Halik-ı Arz ve semavâtın Kadîr, Alîm, Rab, Allah ve (Rab büssemavati Vel’ ard) ve (Müsahhir-üs-şemsi Velkamer) isimleri, Rahmet, Azamet, Rububiyet Burçlarında güneş gibi tulû ettiler. O karanlıklı, vahşetli, dehşetli âlemi öyle ışıklandırdılar ki, o halette benim îmânlı gözüme küre-i arz gayet muntazam, musahhar, mükemmel, hoş, emniyetli, herkesin erzakı içinde bir seyahat gemisi ve tenezzüh ve keyf ve ticaret için müheyya edilmiş ve zîruhları güneşin etrafında, memleket-i Rabbaniyede gezdirmek ve yaz ve bahar ve güzün mahsûlâtını rızık isteyenlere getirmek için bir gemi, bir tayyare, bir şimendüfer hükmünde gördüm. Küre-i Arzın zerratı adedince “Elhamdülillâhi alâ nimetil îmân” dedim.

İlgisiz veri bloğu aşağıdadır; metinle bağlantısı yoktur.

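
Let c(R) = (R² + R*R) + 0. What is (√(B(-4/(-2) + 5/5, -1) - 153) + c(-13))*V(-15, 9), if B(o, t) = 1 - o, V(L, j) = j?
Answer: 3042 + 9*I*√155 ≈ 3042.0 + 112.05*I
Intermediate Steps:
c(R) = 2*R² (c(R) = (R² + R²) + 0 = 2*R² + 0 = 2*R²)
(√(B(-4/(-2) + 5/5, -1) - 153) + c(-13))*V(-15, 9) = (√((1 - (-4/(-2) + 5/5)) - 153) + 2*(-13)²)*9 = (√((1 - (-4*(-½) + 5*(⅕))) - 153) + 2*169)*9 = (√((1 - (2 + 1)) - 153) + 338)*9 = (√((1 - 1*3) - 153) + 338)*9 = (√((1 - 3) - 153) + 338)*9 = (√(-2 - 153) + 338)*9 = (√(-155) + 338)*9 = (I*√155 + 338)*9 = (338 + I*√155)*9 = 3042 + 9*I*√155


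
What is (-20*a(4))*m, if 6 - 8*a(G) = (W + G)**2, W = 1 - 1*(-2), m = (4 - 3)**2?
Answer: 215/2 ≈ 107.50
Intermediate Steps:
m = 1 (m = 1**2 = 1)
W = 3 (W = 1 + 2 = 3)
a(G) = 3/4 - (3 + G)**2/8
(-20*a(4))*m = -20*(3/4 - (3 + 4)**2/8)*1 = -20*(3/4 - 1/8*7**2)*1 = -20*(3/4 - 1/8*49)*1 = -20*(3/4 - 49/8)*1 = -20*(-43/8)*1 = (215/2)*1 = 215/2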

İşte buna kıyasen Risale-i Nur’da pekçok müvazenelerle ehl-i sefahet ve dalâlet, dünyada dahi bir mânevî Cehennem içinde azab çektiklerini ve ehl-i îmân ve salâhat, dünyada dahi bir mânevî Cennet içinde İslâmiyet ve insaniyet midesiyle ve îmânın tecelliyatiyle ve cilveleriyle mânevî Cennet lezzetleri tadabilirler, belki derece-i îmânlarına göre istifade edebilirler.
Fakat, bu fırtınalı zamanın, hissi iptal eden ve beşerin nazarını afâka dağıtan ve boğan cereyanlar iptal-i his nev’inden bir sersemlik vermiş ki, ehl-i dalâlet mânevî azabını muvakkaten tam hissedemiyor. Ehl-i hidayete dahi gaflet basıyor, hakikî lezzetini tam takdir edemiyor.
Bu Asırda İkinci Dehşetli Hal:
Eski zamanda küfrü mutlak ve fenden gelen dalâletler ve küfrü inadîden gelen temerrüd bu zamana nisbeten pek azdı. Onun için eski İslâm muhakkiklerinin dersleri, hüccetleri o zamanlarda tam kâfi olurdu. Küfrü meşkûkü çabuk izale ederlerdi.